Understanding the Reading Process – The Big Six
In my role, I deliver a lot of professional development and I love presenting a session on vocabulary. I was lucky enough to ‘inherit’ an original professional development session on vocabulary from my mentor and friend, Kay and her colleague, Chris. Over the years, I have delivered several vocabulary sessions and I don’t think any one session has been the same.
I am always reading new research and incorporating new ideas and strategies and there are a couple of ideas in Konza’s papers that I will use in a session I am running in a few weeks. In today’s blog, I will be summarising Konza’s synthesis of research on vocabulary, both from her original paper and the supporting vocabulary paper.
Bromley (2007, p 528) wrote vocabulary is a principal contributor to comprehension, fluency and achievement. Vocabulary development is both an outcome of comprehension and a precursor to it, with word meanings making up as much s 70-80% of comprehension.
Vocabulary is a key component of reading and if students know the meaning of a word, there is far more chance that they will be able to read the word and make meaning of the sentence. Vocabulary is generally learnt indirectly through repeated exposure – conversations, listening to stories, reading and through the media.
Some children will arrive at school as highly competent vocabulary users and will absorb words easily. They will be more likely to acquire the skills of reading easily and thereby continue to build their vocabulary knowledge. Other children come to school with small vocabularies and are often not skilled in learning new words, have a more restricted range of words and less access to the vocabulary of books. Consequently, they are more likely to have difficulty acquiring the skills of reading and will be unable to use the skills of reading to develop vocabulary further.
A number of researchers have found that direct instruction is effective for vocabulary growth in all students. In primary school, a rich bank of words that permeate across many contexts needs to be developed. ‘Rich and robust’ (Beck & McKeown, 2002) vocabulary development entails careful choice of words for instruction, strategies that develop deep understanding, regular use and an increasing ‘word consciousness’ in all students. Biemiller (2010) recommends teaching as many new words as possible and Pressley et al (2007) advocates ‘flooding’ classrooms with a range of long-term vocabulary interventions. Konza’s paper on vocabulary includes guidelines and strategies from all three ‘schools of thought’.

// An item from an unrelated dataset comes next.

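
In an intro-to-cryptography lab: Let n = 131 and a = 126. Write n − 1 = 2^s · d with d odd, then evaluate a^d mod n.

130

n − 1 = 130 = 2^1 · 65, so s = 1 and d = 65.
By repeated squaring, 126^65 ≡ 130 (mod 131).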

Guidelines and Strategies for Vocabulary Development
1. Build vocabulary instruction into everyday routine
- model high quality language.
- incorporate vocabulary building into directions and teaching.
- organise frequent small group interactions to build oral language.
- preteach critical vocabulary.
2. Select the best words to teach
- Konza lists 5 questions that will help with word selection (see her paper).
- There are three tiers of words: Tier 1 – basic and high frequency words; Tier 2 – words that appear more frequently in text than in oral language and are less likely to be learnt without assistance; and Tier 3 – subject specific words.
- Tier 2 words should be the focus of direct vocabulary instruction – maximum of 7-10 Tier 2 words from any one book or piece of text.
3. Explicitly teach word meanings
- Read aloud the sentence and show the word.
- Have students repeat it several times – brainstorm meanings – look for helpful parts – reread the sentence.
- Explain the meaning with a student-friendly definition and synonyms.
- Provide examples.
- Ask questions to determine understanding.
- Provide sentences that students can judge as being true or false.
- Students write own sentences to be judged true or false.
- Consciously use the word throughout the following days.
4. Teach students to use contextual strategies
- An example are words that may be in bold or italics – indicates important or new terms and are often explained in a glossary.
5. Teach students to use graphic organisers to explain word meanings
- using concept maps, word trees, word maps and Y charts are different ways of explaining word meanings in detail.
- help students develop a clear and accurate concept of a word.
The goal is to develop ‘word consciousness’ – enjoying learning new words and using them in different ways. Teachers who appreciate and enjoy words and understand the power and value of a rich vocabulary pass that enthusiasm and knowledge on to their students.